Another indication of that delay is how soon Zen 4c as used in PHX2 and Bergamo is supposed to arrive. In future gens I expect that to happen more like in the middle in-between Zen gens.
 
  • Love
Reactions: A///

VirtualLarry

No Lifer
Aug 25, 2001
56,225
9,987
126
Will be interesting, if you can use these consumer CPUs with integrated FPGA to do "FPGA mining", with the right software / bitstreams. Could really shake things up in the GPU mining scene, and drive some strong adoption for these new AMD CPUs.
 
  • Like
Reactions: A///

A///

Diamond Member
Feb 24, 2017
4,352
3,154
136
drive some strong adoption for these new AMD CPUs.
that's underselling the blowout sales. If it comes to that and if intel is smart they'd incorporate the tech, too. it'd be massive sales boom period. jh will be off in the corner playing with a doll of himself crying losing out on that sweet money rolling in.
 

DrMrLordX

Lifer
Apr 27, 2000
21,570
10,763
136
Will be interesting, if you can use these consumer CPUs with integrated FPGA to do "FPGA mining", with the right software / bitstreams. Could really shake things up in the GPU mining scene, and drive some strong adoption for these new AMD CPUs.

Depends on how large and powerful is the integrated FPGA.
 

nickmania

Member
Aug 11, 2016
47
13
81
I am really interested on this, my new computer acquisition need to have AI capabilities to train models, but really confused at this point. The last interview with an AMD representative clearly expose that the consumer and server line will have different tools and hardware optimizations for AI, so is possible that the purchase a new mobile APU with AI integrated is not what I am expecting due the lack of software and this differentiation exposed on the interview. Also an actual Zen4 CPU does not have any AI silicon, so I am waiting for the ThreadRipper line to include the same silicon Ai circuits than Epyc server line... I am missing something?

I like to do an optimal purchase for this but is really difficult at this point. For graphical AI the winner is clearly a Nvidia GPU with tons of memory, but for CPUs I have no clue at this time.
 

DrMrLordX

Lifer
Apr 27, 2000
21,570
10,763
136
I am really interested on this, my new computer acquisition need to have AI capabilities to train models, but really confused at this point. The last interview with an AMD representative clearly expose that the consumer and server line will have different tools and hardware optimizations for AI, so is possible that the purchase a new mobile APU with AI integrated is not what I am expecting due the lack of software and this differentiation exposed on the interview. Also an actual Zen4 CPU does not have any AI silicon, so I am waiting for the ThreadRipper line to include the same silicon Ai circuits than Epyc server line... I am missing something?

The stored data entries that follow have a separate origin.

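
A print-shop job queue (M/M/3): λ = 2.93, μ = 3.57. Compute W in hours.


a = 0.8207; ρ = 0.2736; P₀ = 0.437758
Lq = P₀·a^c·ρ/(c!(1−ρ)²) = 0.02091
Wq = Lq/λ = 0.02091/2.93 = 0.007137 hr
W = Wq + 1/μ = 0.007137 + 0.28011 = 0.28725 hr

Final: 0.28725 hr


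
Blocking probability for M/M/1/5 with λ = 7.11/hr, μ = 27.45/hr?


ρ = λ/μ = 7.11/27.45 = 0.2590
P_K = (1−ρ)ρ^K/(1−ρ^(K+1)) = (0.7410·0.001166)/(1 − 0.0003020)
= 0.0008639/0.999698 = 0.0008641

Final: 0.0008641


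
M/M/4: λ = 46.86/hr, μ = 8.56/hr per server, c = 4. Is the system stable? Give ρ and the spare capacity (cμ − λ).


Total capacity cμ = 4·8.56 = 34.24/hr
ρ = λ/(cμ) = 46.86/34.24 = 1.3686
Stable ⇔ ρ < 1: NO
Spare capacity = cμ − λ = 34.24 − 46.86 = -12.62/hr

Final: ρ = 1.3686; unstable; margin = -12.62/hr


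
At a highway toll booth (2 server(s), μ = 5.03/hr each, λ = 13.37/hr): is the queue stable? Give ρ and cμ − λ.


Total capacity cμ = 2·5.03 = 10.06/hr
ρ = λ/(cμ) = 13.37/10.06 = 1.3290
Stable ⇔ ρ < 1: NO
Spare capacity = cμ − λ = 10.06 − 13.37 = -3.31/hr

Final: ρ = 1.3290; unstable; margin = -3.31/hr


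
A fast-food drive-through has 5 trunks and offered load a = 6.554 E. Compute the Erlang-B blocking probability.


B(c,a) = (a^c/c!) / Σ_{k=0}^{c} a^k/k!
a^5/5! = 100.774567
Σ terms (k=0..5): 1.00000 + 6.55400 + 21.47746 + 46.92109 + 76.88020 + 100.77457 = 253.607312
B = 100.774567/253.607312 = 0.397365

Final: 0.397365


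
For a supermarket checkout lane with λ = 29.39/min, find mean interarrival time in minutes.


Mean interarrival time = 1/λ = 1/29.39 minute = 0.03403 minute
In minutes: 0.03403 × 1 = 0.03403 min

Final: 0.03403 min


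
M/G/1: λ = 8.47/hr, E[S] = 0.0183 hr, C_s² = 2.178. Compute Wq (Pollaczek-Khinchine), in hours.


ρ = λ·E[S] = 8.47·0.0183 = 0.1550
E[S²] = E[S]²(1+C_s²) = 0.0183²·(1+2.178) = 0.001064
Wq = λ·E[S²]/(2(1−ρ)) = 8.47·0.001064/(2·0.8450) = 0.005334 hr

Final: 0.005334 hr


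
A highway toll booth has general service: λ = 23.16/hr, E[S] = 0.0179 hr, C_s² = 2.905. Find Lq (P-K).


ρ = λ·E[S] = 23.16·0.0179 = 0.4146
Lq = ρ²(1+C_s²)/(2(1−ρ)) = 0.1719·(1+2.905)/(2·0.5854)
= 0.1719·3.9050/1.1709 = 0.57318

Final: 0.57318


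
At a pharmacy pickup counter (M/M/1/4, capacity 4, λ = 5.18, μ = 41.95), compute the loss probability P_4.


ρ = λ/μ = 5.18/41.95 = 0.1235
P_K = (1−ρ)ρ^K/(1−ρ^(K+1)) = (0.8765·0.0002325)/(1 − 0.00002871)
= 0.0002038/0.999971 = 0.0002038

Final: 0.0002038


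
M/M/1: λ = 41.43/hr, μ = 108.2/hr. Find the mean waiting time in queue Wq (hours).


ρ = 41.43/108.2 = 0.3829
Wq = ρ/(μ−λ) = 0.3829/(108.2 − 41.43) = 0.3829/66.77 = 0.005735 hr

Final: 0.005735 hr


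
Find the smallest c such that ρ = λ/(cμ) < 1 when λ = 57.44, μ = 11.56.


Stability requires cμ > λ ⇔ c > λ/μ.
λ/μ = 57.44/11.56 = 4.9689
Minimum integer c = ⌊4.9689⌋ + 1 = 5
Check: 5·11.56 = 57.80 > 57.44, while 4·11.56 = 46.24 ≤ 57.44

Final: 5 servers


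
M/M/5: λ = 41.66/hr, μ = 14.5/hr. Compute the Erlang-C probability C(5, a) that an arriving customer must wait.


a = λ/μ = 2.8731; ρ = a/5 = 0.5746
P₀ = 0.053683 (from M/M/c formula)
C(c,a) = [a^c/(c!(1−ρ))]·P₀ = [195.77459/(120·0.4254)]·0.053683
= 3.83529·0.053683 = 0.205892

Final: 0.205892


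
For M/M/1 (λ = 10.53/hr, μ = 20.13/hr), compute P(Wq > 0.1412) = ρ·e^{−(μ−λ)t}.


ρ = 10.53/20.13 = 0.5231
P(Wq > t) = ρ·e^{−(μ−λ)t} = 0.5231·e^{−1.3555}
= 0.5231·0.257813 = 0.134862

Final: 0.134862


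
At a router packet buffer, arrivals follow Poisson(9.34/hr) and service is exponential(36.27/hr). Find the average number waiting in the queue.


ρ = 9.34/36.27 = 0.2575
Lq = ρ²/(1−ρ) = 0.06631/0.7425 = 0.08931

Final: 0.08931


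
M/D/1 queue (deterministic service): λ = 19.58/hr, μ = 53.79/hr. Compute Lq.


ρ = 19.58/53.79 = 0.3640
M/D/1: Lq = ρ²/(2(1−ρ)) = 0.1325/(2·0.6360) = 0.10417

Final: 0.10417


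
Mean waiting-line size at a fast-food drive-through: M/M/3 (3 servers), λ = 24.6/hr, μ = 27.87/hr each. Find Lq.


a = λ/μ = 0.8827; ρ = a/3 = 0.2942
P₀ = 0.410742
Lq = P₀·a^c·ρ / (c!·(1−ρ)²) = 0.410742·0.68769·0.2942/(6·0.49812)
= 0.02781

Final: 0.02781


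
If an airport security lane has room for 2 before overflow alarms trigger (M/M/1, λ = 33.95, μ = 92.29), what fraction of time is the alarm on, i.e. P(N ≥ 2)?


ρ = 33.95/92.29 = 0.3679
P(N ≥ n) = ρ^n = 0.3679^2 = 0.135323

Final: 0.135323


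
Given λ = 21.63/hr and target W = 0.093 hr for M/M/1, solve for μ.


W = 1/(μ−λ) ⇒ μ − λ = 1/W = 1/0.093 = 10.7527
μ = λ + 1/W = 21.63 + 10.7527 = 32.3827 per hr

Final: 32.3827 /hr


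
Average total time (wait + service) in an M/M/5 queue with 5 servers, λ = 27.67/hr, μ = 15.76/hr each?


a = 1.7557; ρ = 0.3511; P₀ = 0.172142
Lq = P₀·a^c·ρ/(c!(1−ρ)²) = 0.01996
Wq = Lq/λ = 0.01996/27.67 = 0.0007214 hr
W = Wq + 1/μ = 0.0007214 + 0.06345 = 0.06417 hr

Final: 0.06417 hr


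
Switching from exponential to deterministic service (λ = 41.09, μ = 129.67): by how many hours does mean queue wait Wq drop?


ρ = 41.09/129.67 = 0.3169
Wq(M/M/1) = ρ/(μ−λ) = 0.3169/88.58 = 0.003577 hr
Wq(M/D/1) = ρ/(2(μ−λ)) = 0.001789 hr
Savings = 0.003577 − 0.001789 = 0.001789 hr

Final: 0.001789 hr


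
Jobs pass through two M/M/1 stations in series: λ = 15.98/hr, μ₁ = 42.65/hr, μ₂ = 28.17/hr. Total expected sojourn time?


Each node sees arrival rate λ = 15.98/hr (tandem ⇒ throughput preserved).
W₁ = 1/(μ₁−λ) = 1/(42.65−15.98) = 0.03750 hr
W₂ = 1/(μ₂−λ) = 1/(28.17−15.98) = 0.08203 hr
W_total = W₁ + W₂ = 0.03750 + 0.08203 = 0.11953 hr

Final: 0.11953 hr


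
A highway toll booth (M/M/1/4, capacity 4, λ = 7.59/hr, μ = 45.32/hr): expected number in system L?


ρ = 7.59/45.32 = 0.1675
L = ρ[1 − (K+1)ρ^K + Kρ^(K+1)] / [(1−ρ)(1−ρ^(K+1))]
Numerator: 0.1675·(1 − 5·0.0007867 + 4·0.0001318) = 0.166905
Denominator: (0.8325)·(0.999868) = 0.832415
L = 0.166905/0.832415 = 0.2005

Final: 0.2005


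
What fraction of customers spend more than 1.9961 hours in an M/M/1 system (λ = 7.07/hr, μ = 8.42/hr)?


W ~ Exponential(μ−λ) for M/M/1.
μ − λ = 8.42 − 7.07 = 1.3500
P(W > t) = e^{−(μ−λ)t} = e^{−2.6947} = 0.067560

Final: 0.067560


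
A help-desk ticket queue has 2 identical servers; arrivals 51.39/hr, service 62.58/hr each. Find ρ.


ρ = λ/(cμ) = 51.39/(2·62.58) = 51.39/125.16 = 0.4106

Final: 0.4106


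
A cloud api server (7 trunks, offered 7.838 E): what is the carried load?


B(7,7.838) = 0.298943 (Erlang-B)
Carried load = a(1 − B) = 7.838·(1 − 0.298943) = 7.838·0.701057 = 5.4949 E

Final: 5.4949 Erlangs


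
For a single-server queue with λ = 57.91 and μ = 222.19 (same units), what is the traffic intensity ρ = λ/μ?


ρ = λ/μ = 57.91/222.19 = 0.2606

Final: 0.2606


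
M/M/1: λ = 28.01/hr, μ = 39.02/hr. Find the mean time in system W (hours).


W = 1/(μ−λ) = 1/(39.02 − 28.01) = 1/11.01 = 0.09083 hr

Final: 0.09083 hr


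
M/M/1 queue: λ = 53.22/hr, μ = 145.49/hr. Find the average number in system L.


ρ = λ/μ = 53.22/145.49 = 0.3658
L = ρ/(1−ρ) = 0.3658/(1 − 0.3658) = 0.3658/0.6342 = 0.5768

Final: 0.5768


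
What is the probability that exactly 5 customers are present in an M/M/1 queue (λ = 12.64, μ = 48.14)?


ρ = 12.64/48.14 = 0.2626
P_n = (1−ρ)·ρ^n = (1 − 0.2626)·0.2626^5 = 0.7374·0.001248 = 0.0009203

Final: 0.0009203


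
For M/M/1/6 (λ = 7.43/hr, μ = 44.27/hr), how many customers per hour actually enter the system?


ρ = 0.1678; P_K = (1−ρ)ρ^6/(1−ρ^7) = 0.00001860
λ_eff = λ(1 − P_K) = 7.43·(1 − 0.00001860) = 7.43·0.999981 = 7.4299 /hr

Final: 7.4299 /hr


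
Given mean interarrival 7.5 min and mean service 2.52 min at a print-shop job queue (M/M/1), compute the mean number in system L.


λ = 60/7.5 = 8.0000 /hr
μ = 60/2.52 = 23.8095 /hr
ρ = λ/μ = 8.0000/23.8095 = 0.3360
L = ρ/(1−ρ) = 0.3360/0.6640 = 0.5060

Final: 0.5060


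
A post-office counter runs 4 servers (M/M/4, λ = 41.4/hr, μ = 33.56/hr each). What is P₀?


a = λ/μ = 41.4/33.56 = 1.2336; ρ = a/c = 0.3084
Σ_{k=0}^{3} a^k/k! (terms k=0..3) = 1.00000 + 1.23361 + 0.76090 + 0.31288 = 3.30739
Tail: a^4/(4!(1−ρ)) = 2.31587/(24·0.6916) = 0.13952
P₀ = 1/(3.30739 + 0.13952) = 1/3.44692 = 0.290114

Final: 0.290114


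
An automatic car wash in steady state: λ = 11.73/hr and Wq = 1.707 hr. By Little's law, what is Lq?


Lq = λWq = 11.73·1.707 = 20.0231

Final: 20.0231


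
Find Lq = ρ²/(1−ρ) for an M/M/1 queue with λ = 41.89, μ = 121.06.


ρ = 41.89/121.06 = 0.3460
Lq = ρ²/(1−ρ) = 0.1197/0.6540 = 0.1831

Final: 0.1831


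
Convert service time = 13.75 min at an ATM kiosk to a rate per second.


μ = 1/(service time) in consistent units.
1 second = 0.0166667 min, so μ = 0.0166667/13.75 = 0.001212 per second

Final: 0.001212 /sec


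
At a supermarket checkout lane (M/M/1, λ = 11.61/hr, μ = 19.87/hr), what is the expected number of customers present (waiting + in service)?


ρ = λ/μ = 11.61/19.87 = 0.5843
L = ρ/(1−ρ) = 0.5843/(1 − 0.5843) = 0.5843/0.4157 = 1.4056

Final: 1.4056


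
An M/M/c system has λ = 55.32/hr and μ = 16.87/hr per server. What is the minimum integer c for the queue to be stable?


Stability requires cμ > λ ⇔ c > λ/μ.
λ/μ = 55.32/16.87 = 3.2792
Minimum integer c = ⌊3.2792⌋ + 1 = 4
Check: 4·16.87 = 67.48 > 55.32, while 3·16.87 = 50.61 ≤ 55.32

Final: 4 servers


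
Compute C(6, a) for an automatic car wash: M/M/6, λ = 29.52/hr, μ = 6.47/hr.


a = λ/μ = 4.5626; ρ = a/6 = 0.7604
P₀ = 0.008429 (from M/M/c formula)
C(c,a) = [a^c/(c!(1−ρ))]·P₀ = [9021.36875/(720·0.2396)]·0.008429
= 52.30130·0.008429 = 0.440854

Final: 0.440854


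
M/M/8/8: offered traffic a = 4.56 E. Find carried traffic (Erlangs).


B(8,4.56) = 0.050693 (Erlang-B)
Carried load = a(1 − B) = 4.56·(1 − 0.050693) = 4.56·0.949307 = 4.3288 E

Final: 4.3288 Erlangs


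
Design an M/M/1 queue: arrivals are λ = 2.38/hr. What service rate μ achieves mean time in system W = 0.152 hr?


W = 1/(μ−λ) ⇒ μ − λ = 1/W = 1/0.152 = 6.5789
μ = λ + 1/W = 2.38 + 6.5789 = 8.9589 per hr

Final: 8.9589 /hr


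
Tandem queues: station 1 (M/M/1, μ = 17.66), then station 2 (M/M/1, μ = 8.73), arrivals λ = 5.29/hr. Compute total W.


Each node sees arrival rate λ = 5.29/hr (tandem ⇒ throughput preserved).
W₁ = 1/(μ₁−λ) = 1/(17.66−5.29) = 0.08084 hr
W₂ = 1/(μ₂−λ) = 1/(8.73−5.29) = 0.29070 hr
W_total = W₁ + W₂ = 0.08084 + 0.29070 = 0.37154 hr

Final: 0.37154 hr


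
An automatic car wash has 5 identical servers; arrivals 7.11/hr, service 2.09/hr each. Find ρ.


ρ = λ/(cμ) = 7.11/(5·2.09) = 7.11/10.45 = 0.6804

Final: 0.6804


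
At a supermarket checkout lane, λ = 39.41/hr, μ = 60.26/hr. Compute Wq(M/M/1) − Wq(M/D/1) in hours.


ρ = 39.41/60.26 = 0.6540
Wq(M/M/1) = ρ/(μ−λ) = 0.6540/20.85 = 0.03137 hr
Wq(M/D/1) = ρ/(2(μ−λ)) = 0.01568 hr
Savings = 0.03137 − 0.01568 = 0.01568 hr

Final: 0.01568 hr


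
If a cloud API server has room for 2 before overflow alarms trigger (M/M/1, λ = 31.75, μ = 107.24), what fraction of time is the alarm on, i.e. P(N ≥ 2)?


ρ = 31.75/107.24 = 0.2961
P(N ≥ n) = ρ^n = 0.2961^2 = 0.087654

Final: 0.087654


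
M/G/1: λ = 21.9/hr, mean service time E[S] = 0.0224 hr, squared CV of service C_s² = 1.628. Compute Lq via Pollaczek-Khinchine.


ρ = λ·E[S] = 21.9·0.0224 = 0.4906
Lq = ρ²(1+C_s²)/(2(1−ρ)) = 0.2406·(1+1.628)/(2·0.5094)
= 0.2406·2.6280/1.0189 = 0.62071

Final: 0.62071


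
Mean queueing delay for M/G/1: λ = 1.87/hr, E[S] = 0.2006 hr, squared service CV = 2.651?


ρ = λ·E[S] = 1.87·0.2006 = 0.3751
E[S²] = E[S]²(1+C_s²) = 0.2006²·(1+2.651) = 0.146918
Wq = λ·E[S²]/(2(1−ρ)) = 1.87·0.146918/(2·0.6249) = 0.21983 hr

Final: 0.21983 hr


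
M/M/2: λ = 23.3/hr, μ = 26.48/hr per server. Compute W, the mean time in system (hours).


a = 0.8799; ρ = 0.4400; P₀ = 0.388933
Lq = P₀·a^c·ρ/(c!(1−ρ)²) = 0.21119
Wq = Lq/λ = 0.21119/23.3 = 0.009064 hr
W = Wq + 1/μ = 0.009064 + 0.03776 = 0.04683 hr

Final: 0.04683 hr


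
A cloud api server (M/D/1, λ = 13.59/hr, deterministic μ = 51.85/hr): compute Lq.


ρ = 13.59/51.85 = 0.2621
M/D/1: Lq = ρ²/(2(1−ρ)) = 0.06870/(2·0.7379) = 0.04655

Final: 0.04655


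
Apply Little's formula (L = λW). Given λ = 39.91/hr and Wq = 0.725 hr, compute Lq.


Lq = λWq = 39.91·0.725 = 28.9347

Final: 28.9347


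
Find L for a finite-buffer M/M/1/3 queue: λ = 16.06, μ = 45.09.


ρ = 16.06/45.09 = 0.3562
L = ρ[1 − (K+1)ρ^K + Kρ^(K+1)] / [(1−ρ)(1−ρ^(K+1))]
Numerator: 0.3562·(1 − 4·0.045185 + 3·0.016094) = 0.308998
Denominator: (0.6438)·(0.983906) = 0.633462
L = 0.308998/0.633462 = 0.4878

Final: 0.4878


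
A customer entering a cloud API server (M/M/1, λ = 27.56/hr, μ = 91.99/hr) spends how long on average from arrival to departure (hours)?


W = 1/(μ−λ) = 1/(91.99 − 27.56) = 1/64.43 = 0.01552 hr

Final: 0.01552 hr


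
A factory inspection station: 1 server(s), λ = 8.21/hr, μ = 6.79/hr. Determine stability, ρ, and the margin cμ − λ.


Total capacity cμ = 1·6.79 = 6.79/hr
ρ = λ/(cμ) = 8.21/6.79 = 1.2091
Stable ⇔ ρ < 1: NO
Spare capacity = cμ − λ = 6.79 − 8.21 = -1.42/hr

Final: ρ = 1.2091; unstable; margin = -1.42/hr


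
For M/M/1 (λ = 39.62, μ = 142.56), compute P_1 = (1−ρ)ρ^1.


ρ = 39.62/142.56 = 0.2779
P_n = (1−ρ)·ρ^n = (1 − 0.2779)·0.2779^1 = 0.7221·0.277918 = 0.200680

Final: 0.200680


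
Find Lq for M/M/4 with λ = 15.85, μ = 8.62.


a = λ/μ = 1.8387; ρ = a/4 = 0.4597
P₀ = 0.155114
Lq = P₀·a^c·ρ / (c!·(1−ρ)²) = 0.155114·11.43110·0.4597/(24·0.29194)
= 0.11633

Final: 0.11633


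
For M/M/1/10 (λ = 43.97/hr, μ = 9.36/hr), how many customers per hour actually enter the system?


ρ = 4.6976; P_K = (1−ρ)ρ^10/(1−ρ^11) = 0.787128
λ_eff = λ(1 − P_K) = 43.97·(1 − 0.787128) = 43.97·0.212872 = 9.3600 /hr

Final: 9.3600 /hr


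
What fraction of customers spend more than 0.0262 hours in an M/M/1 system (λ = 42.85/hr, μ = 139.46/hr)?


W ~ Exponential(μ−λ) for M/M/1.
μ − λ = 139.46 − 42.85 = 96.6100
P(W > t) = e^{−(μ−λ)t} = e^{−2.5312} = 0.079565

Final: 0.079565


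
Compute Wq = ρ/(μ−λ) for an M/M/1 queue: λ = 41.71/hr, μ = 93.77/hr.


ρ = 41.71/93.77 = 0.4448
Wq = ρ/(μ−λ) = 0.4448/(93.77 − 41.71) = 0.4448/52.06 = 0.008544 hr

Final: 0.008544 hr


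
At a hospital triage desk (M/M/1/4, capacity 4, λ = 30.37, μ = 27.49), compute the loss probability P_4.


ρ = λ/μ = 30.37/27.49 = 1.1048
P_K = (1−ρ)ρ^K/(1−ρ^(K+1)) = (-0.1048·1.489636)/(1 − 1.645698)
= -0.156062/-0.645698 = 0.241695

Final: 0.241695


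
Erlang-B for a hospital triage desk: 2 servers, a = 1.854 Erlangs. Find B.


B(c,a) = (a^c/c!) / Σ_{k=0}^{c} a^k/k!
a^2/2! = 1.718658
Σ terms (k=0..2): 1.00000 + 1.85400 + 1.71866 = 4.572658
B = 1.718658/4.572658 = 0.375855

Final: 0.375855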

I like to do an optimal purchase for this but is really difficult at this point. For graphical AI the winner is clearly a Nvidia GPU with tons of memory, but for CPUs I have no clue at this time.

Consumer products (e.g. APUs/SoCs) with integrated AI functionality seem more aimed at inference hardware than anything else. If you're looking to do training on consumer hardware, you're probably still stuck with whatever NV dGPU you can get.